World Read Aloud Day March 9

An interest and the ability to read starts with hearing others read.  According to the organizers of World Read Aloud Day, "Nearly 1 billion people entered the 21st century unable to read a book or sign their name."  Last year, the organizers of World Read Aloud Day had people reading aloud in 35 countries.  Events are scheduled throughout the world.

Many books created for children are great for reading aloud so if you need a particular day to encourage yourself to reading to a child, to a teen or an adult, consider World Read Aloud Day a good reason.  This might be a time to find again a favorite poem, a passage from a chapter book or a picture book.  Or, it might be an impetus to volunteer in classrooms and after school programs that could benefit from an adult reading to children.

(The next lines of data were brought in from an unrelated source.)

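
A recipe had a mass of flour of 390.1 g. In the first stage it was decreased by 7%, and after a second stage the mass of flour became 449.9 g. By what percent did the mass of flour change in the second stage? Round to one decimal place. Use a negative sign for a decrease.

24.0%

After the first stage: 390.1 × 0.93 = 362.793.
Second-stage multiplier: 449.9 ÷ 362.793 ≈ 1.2401.
That is a change of 24.0%.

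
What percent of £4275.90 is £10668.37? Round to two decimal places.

249.50%

£10668.37 ÷ £4275.90 ≈ 249.50%.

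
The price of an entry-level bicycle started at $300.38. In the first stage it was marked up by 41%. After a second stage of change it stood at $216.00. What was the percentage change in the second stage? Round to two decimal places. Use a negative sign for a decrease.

After the first stage: $300.38 × 1.41 = $423.5358.
Second-stage multiplier: $216.00 ÷ $423.5358 ≈ 0.509992.
That is a change of -49.00%.

-49.00%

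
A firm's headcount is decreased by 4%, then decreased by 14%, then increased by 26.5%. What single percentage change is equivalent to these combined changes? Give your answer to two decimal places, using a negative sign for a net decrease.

4.44%

A 4% decrease multiplies by 0.96.
Then a 14% decrease: 0.96 × 0.86 = 0.8256.
Then a 26.5% increase: 0.8256 × 1.265 = 1.044384.
Overall factor 1.044384, i.e. 4.44%.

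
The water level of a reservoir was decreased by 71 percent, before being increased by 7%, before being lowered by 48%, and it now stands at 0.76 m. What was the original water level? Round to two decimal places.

4.71 m

Undoing the 48% decrease: 0.76 ÷ 0.52 ≈ 1.461538.
Undoing the 7% increase: 1.461538 ÷ 1.07 ≈ 1.365923.
Undoing the 71% decrease: 1.365923 ÷ 0.29 ≈ 4.71 m.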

March certainly has many days emphasizing reading as well as Women's History Month, Youth Art Month, Mardi Gras, Lent, St. Patrick's Day, ComicCon in Chicago, the Ides of March, and, of course, the hopefulness of the beginning of spring.

Saturday
Feb122011

Group reading of Lincoln's Farewell Address at Milner Library

Stovepipe hats, amazing hoop skirt fashions, and train whistles carried us back 150 years during a group reading of Lincoln's Farewell Address at ISU.  We were part of a national record-breaking effort to have the most people reading en masse.  The reading was the short speech that Abraham Lincoln said to well-wishers as he left Springfield, Ill., to his new position as President in Washington, D.C.  The words are heartfelt, melancholy, yet hopeful.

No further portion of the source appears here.